City Commissioners at their weekly meeting unanimously agreed to back off proposed regulations that would have required churches participating in the Family Promise program to comply with costly regulations.
“I think we’re making all this a little bit too hard,” City Commissioner Mike Amyx said of regulations that would have forced some churches to go through a permitting process and install thousands of dollars worth of fire sprinkler systems to temporarily house homeless families.
Representatives with Family Promise — a private, nonprofit group that uses a series of churches to house up to four homeless families — said the proposed fire code regulations likely would have forced the program to discontinue in Lawrence.
But the change in direction by City Hall could mean major changes for some neighborhoods in the future.
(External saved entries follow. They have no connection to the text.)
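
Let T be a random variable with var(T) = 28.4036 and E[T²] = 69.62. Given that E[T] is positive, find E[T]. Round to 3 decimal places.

(E[T])² = E[T²] − var(T) = 69.62 − 28.4036 = 41.2164
E[T] = √41.2164 = 6.42

6.420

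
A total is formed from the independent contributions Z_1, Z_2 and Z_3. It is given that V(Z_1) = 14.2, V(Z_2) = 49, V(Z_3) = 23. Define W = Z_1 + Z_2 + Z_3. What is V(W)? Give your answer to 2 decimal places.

By independence, V(W) = (1)²V(Z_1) + (1)²V(Z_2) + (1)²V(Z_3)
= (1)²·14.2 + (1)²·49 + (1)²·23 = 86.2

86.20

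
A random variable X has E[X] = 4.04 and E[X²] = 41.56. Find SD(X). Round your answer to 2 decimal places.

V(X) = 41.56 − (4.04)² = 25.2384
SD(X) = √25.2384 ≈ 5.02

5.02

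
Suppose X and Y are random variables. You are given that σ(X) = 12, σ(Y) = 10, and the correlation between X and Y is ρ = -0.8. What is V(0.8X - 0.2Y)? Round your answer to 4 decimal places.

V(X) = (12)² = 144;  V(Y) = (10)² = 100
Cov(X,Y) = ρ·σ(X)·σ(Y) = -0.8·12·10 = -96
V(0.8X - 0.2Y) = (0.8)²·V(X) + (-0.2)²·V(Y) + 2·(0.8)·(-0.2)·Cov(X,Y)
= 0.64·144 + 0.04·100 + -0.32·-96 = 126.88

126.8800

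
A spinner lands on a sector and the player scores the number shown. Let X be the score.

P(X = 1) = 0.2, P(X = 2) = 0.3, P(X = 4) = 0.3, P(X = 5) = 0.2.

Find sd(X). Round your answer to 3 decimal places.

1.483

E[X] = (1)(0.2) + (2)(0.3) + (4)(0.3) + (5)(0.2) = 3
E[X²] = (1)²(0.2) + (2)²(0.3) + (4)²(0.3) + (5)²(0.2) = 11.2
Var(X) = E[X²] − (E[X])² = 11.2 − (3)² = 2.2
sd(X) = √2.2 ≈ 1.483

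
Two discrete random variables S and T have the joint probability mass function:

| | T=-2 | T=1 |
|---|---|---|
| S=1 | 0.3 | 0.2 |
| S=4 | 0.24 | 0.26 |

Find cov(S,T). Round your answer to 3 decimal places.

E[S] = 2.5,  E[T] = -0.62
E[ST] = -1.28
cov(S,T) = E[ST] − E[S]E[T] = -1.28 − (2.5)(-0.62) = 0.27

0.270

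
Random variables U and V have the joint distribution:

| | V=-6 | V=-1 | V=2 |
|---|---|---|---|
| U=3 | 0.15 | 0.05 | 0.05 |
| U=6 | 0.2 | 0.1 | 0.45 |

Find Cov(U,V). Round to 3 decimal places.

E[U] = 5.25,  E[V] = -1.25
E[UV] = -4.95
Cov(U,V) = E[UV] − E[U]E[V] = -4.95 − (5.25)(-1.25) = 1.6125

1.613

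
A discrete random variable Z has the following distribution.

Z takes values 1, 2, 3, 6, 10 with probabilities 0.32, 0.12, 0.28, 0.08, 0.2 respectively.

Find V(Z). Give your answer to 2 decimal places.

E[Z] = (1)(0.32) + (2)(0.12) + (3)(0.28) + (6)(0.08) + (10)(0.2) = 3.88
E[Z²] = (1)²(0.32) + (2)²(0.12) + (3)²(0.28) + (6)²(0.08) + (10)²(0.2) = 26.2
V(Z) = E[Z²] − (E[Z])² = 26.2 − (3.88)² = 11.1456

11.15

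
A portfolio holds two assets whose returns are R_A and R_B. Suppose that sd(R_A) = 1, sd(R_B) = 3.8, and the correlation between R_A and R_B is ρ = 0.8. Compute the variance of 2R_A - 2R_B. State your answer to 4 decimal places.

37.4400

var(R_A) = (1)² = 1;  var(R_B) = (3.8)² = 14.44
Cov(R_A,R_B) = ρ·sd(R_A)·sd(R_B) = 0.8·1·3.8 = 3.04
var(2R_A - 2R_B) = (2)²·var(R_A) + (-2)²·var(R_B) + 2·(2)·(-2)·Cov(R_A,R_B)
= 4·1 + 4·14.44 + -8·3.04 = 37.44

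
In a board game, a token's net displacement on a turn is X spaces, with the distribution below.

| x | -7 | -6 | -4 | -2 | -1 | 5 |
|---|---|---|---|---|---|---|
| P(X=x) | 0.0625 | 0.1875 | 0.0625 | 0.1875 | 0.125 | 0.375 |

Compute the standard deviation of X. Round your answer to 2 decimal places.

E[X] = (-7)(0.0625) + (-6)(0.1875) + (-4)(0.0625) + (-2)(0.1875) + (-1)(0.125) + (5)(0.375) = -0.4375
E[X²] = (-7)²(0.0625) + (-6)²(0.1875) + (-4)²(0.0625) + (-2)²(0.1875) + (-1)²(0.125) + (5)²(0.375) = 21.0625
Var(X) = E[X²] − (E[X])² = 21.0625 − (-0.4375)² = 20.87109375
SD(X) = √20.87109375 ≈ 4.57

4.57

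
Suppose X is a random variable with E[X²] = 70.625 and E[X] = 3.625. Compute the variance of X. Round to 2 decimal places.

57.48

V(X) = 70.625 − (3.625)² = 57.484375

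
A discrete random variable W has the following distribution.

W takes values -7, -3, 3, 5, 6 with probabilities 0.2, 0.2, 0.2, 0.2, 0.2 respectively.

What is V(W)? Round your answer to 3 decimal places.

24.960

E[W] = (-7)(0.2) + (-3)(0.2) + (3)(0.2) + (5)(0.2) + (6)(0.2) = 0.8
E[W²] = (-7)²(0.2) + (-3)²(0.2) + (3)²(0.2) + (5)²(0.2) + (6)²(0.2) = 25.6
V(W) = E[W²] − (E[W])² = 25.6 − (0.8)² = 24.96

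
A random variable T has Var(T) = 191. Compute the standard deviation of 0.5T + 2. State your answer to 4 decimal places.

6.9101

Var(0.5T + 2) = (0.5)²·191 = 47.75
sd(0.5T + 2) = √47.75 ≈ 6.9101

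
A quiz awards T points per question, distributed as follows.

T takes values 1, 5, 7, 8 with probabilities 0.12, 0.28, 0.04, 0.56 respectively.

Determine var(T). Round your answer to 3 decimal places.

5.482

E[T] = (1)(0.12) + (5)(0.28) + (7)(0.04) + (8)(0.56) = 6.28
E[T²] = (1)²(0.12) + (5)²(0.28) + (7)²(0.04) + (8)²(0.56) = 44.92
var(T) = E[T²] − (E[T])² = 44.92 − (6.28)² = 5.4816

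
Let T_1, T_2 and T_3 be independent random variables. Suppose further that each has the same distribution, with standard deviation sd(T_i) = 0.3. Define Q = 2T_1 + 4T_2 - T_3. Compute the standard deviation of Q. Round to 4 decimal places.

1.3748

Var(T_i) = (0.3)² = 0.09
By independence, Var(Q) = (2)²Var(T_1) + (4)²Var(T_2) + (-1)²Var(T_3)
= (2)²·0.09 + (4)²·0.09 + (-1)²·0.09 = 1.89
sd(Q) = √1.89 ≈ 1.3748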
At the suggestion of the city’s legal staff, commissioners also backed away from a provision that would have limited churches to creating temporary shelters that only served homeless families with children. City attorneys said that limitation may run afoul of the U.S. Constitution and other federal laws.
Instead, churches should be allowed to serve any type of homeless individuals that they choose, city attorneys said. The new regulations also would not require churches to receive any permits, approvals or other type of special permission from the city to operate as a homeless shelter, as long as the shelter use was temporary in nature and limited in size.
The new regulations would open the possibility of churches serving as temporary overflow shelters for the city’s full-time homeless shelters, although no churches have yet said they plan to do so.
What constitutes a temporary use and how many individuals a church shelter should be allowed to serve haven’t been determined. Commissioners want the Lawrence-Douglas County Planning Commission to discuss that issue and make a recommendation later this spring.
“How we define that is clearly going to be important,” Mayor Mike Dever said.
Mark Bradford, Lawrence-Douglas County Fire Medical chief, had urged commissioners to require the churches to comply with the city’s fire code and install sprinkler systems. But commissioners said they disagreed with Bradford’s interpretation of the code, and said the sprinklers would not be required.
In other business, commissioners:
• Agreed to submit to congressional leaders a variety of transit, road and stormwater projects for consideration for funding.
• Approved a rezoning at 2141 Maple Lane to allow for a new office building for Kansas Family & Children Foundation Inc.